I immediately got to work on Evolution of a Filipino Family (2005), a transitional work in his oeuvre—both in material and form. Diaz spent nearly a decade making Evolution, first by shooting it on 16mm, then finishing the bulk of the 10-hour opus on digital, which revolutionized Diaz’s workflow and aesthetic possibilities. The transfer Mubi had back then showed plenty of evidence of this, with occasionally artifacting cutting in, whether black pixelated squares checkering the frame or the squeaky magnetic clicks of DV tape rupturing the soundtrack. It heightened the archeological quality of the film, from its period setting during the fascist Marcos regime to the quality of finding and watching a film that seemed like it was lost in the ether.
“... alam ko kung paano namatay si Jean Vigo.” (“I know how Jean Vigo died.”)—Taga Timog, filmmaker, reads the title card when the film cuts to black after over 600 minutes of relentless running.

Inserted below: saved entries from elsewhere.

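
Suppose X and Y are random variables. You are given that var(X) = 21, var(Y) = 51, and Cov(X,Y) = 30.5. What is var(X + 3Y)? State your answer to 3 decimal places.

663.000

var(X + 3Y) = (1)²·var(X) + (3)²·var(Y) + 2·(1)·(3)·Cov(X,Y)
= 1·21 + 9·51 + 6·30.5 = 663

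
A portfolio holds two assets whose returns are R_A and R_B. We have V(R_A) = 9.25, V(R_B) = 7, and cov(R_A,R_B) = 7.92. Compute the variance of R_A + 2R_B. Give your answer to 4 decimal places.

V(R_A + 2R_B) = (1)²·V(R_A) + (2)²·V(R_B) + 2·(1)·(2)·cov(R_A,R_B)
= 1·9.25 + 4·7 + 4·7.92 = 68.93

68.9300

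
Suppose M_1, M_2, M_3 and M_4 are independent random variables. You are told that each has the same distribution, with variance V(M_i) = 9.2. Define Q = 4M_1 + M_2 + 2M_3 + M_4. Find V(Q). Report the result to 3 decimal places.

By independence, V(Q) = (4)²V(M_1) + (1)²V(M_2) + (2)²V(M_3) + (1)²V(M_4)
= (4)²·9.2 + (1)²·9.2 + (2)²·9.2 + (1)²·9.2 = 202.4

202.400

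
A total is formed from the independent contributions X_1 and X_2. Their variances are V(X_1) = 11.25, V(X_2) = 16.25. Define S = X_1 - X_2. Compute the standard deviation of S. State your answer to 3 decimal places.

5.244

By independence, V(S) = (1)²V(X_1) + (-1)²V(X_2)
= (1)²·11.25 + (-1)²·16.25 = 27.5
SD(S) = √27.5 ≈ 5.244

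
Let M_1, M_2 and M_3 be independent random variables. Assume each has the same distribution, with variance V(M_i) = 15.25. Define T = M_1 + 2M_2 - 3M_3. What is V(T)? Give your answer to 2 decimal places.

213.50

By independence, V(T) = (1)²V(M_1) + (2)²V(M_2) + (-3)²V(M_3)
= (1)²·15.25 + (2)²·15.25 + (-3)²·15.25 = 213.5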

Taga Timog, the director character that acts as a stand-in for Diaz in the movie, translates from Filipino as “from the South” which—as Adam Katzman pointed out—references both Diaz being born in Mindanao (the southernmost region of the Philippines) and his bottom-up approach to cinema. The Jean Vigo part is, at first, more illusive.
Vigo, that anarchist son of an anarchist, made one feature-length film before he died at 29 of tuberculosis. That film, L’Atalante (1934), along with his 47-minute Zéro de conduite (1933) are considered some of the finest films to emerge from interwar France, with some saying they’re a couple of the greatest films ever made. They’re the kinds of films everyone encounters when they first dive into cinema: we hear about “cool” movies like Pulp Fiction (1994) and Quentin Tarantino mentions French New Wave in an interview, and then you’re tracking down the film that inspired Truffaut to make The 400 Blows (1959).
I can’t say I appreciated the impact of Vigo’s films when I first saw them at 16 or 17, but images do come back to me time and time again—people dancing in Nice, framed as if they’re a part of the sky; feathers filling a dormitory after the school children have staged a revolution; a sailor running his hand over a record and music coming over the soundtrack. Vigo’s films, the few there are, were exuberant dreams of freedom, full of free-flowing form that feels far away from the hapless world Vigo was born into. In Vigo’s cinema is a liberation he fought and died for as the producers tried to cut his L’Atalante, and Vigo battled to preserve his vision while rotting away with consumption. It’s no different than his father dying in prison for anti-war beliefs, or the revolutionaries who’ve died in the jungle during the over half-century that the guerrillas have been trying to liberate the Philippines from a fascist and imperialist yoke.
Sometimes it seems like Jean Vigo’s cinema is the only cinema that mattered. For Diaz he seems to be a martyr of cinema—his ideals were the aesthetic promise of liberation, while also being destroyed by the material realities of the world. For me it was full circle: I’d spent so long trying to find the ends of cinema, its furthest reaches, and wound right back to where I started with canonical French works. I’d circumnavigated the globe of film, and found its revolution everywhere.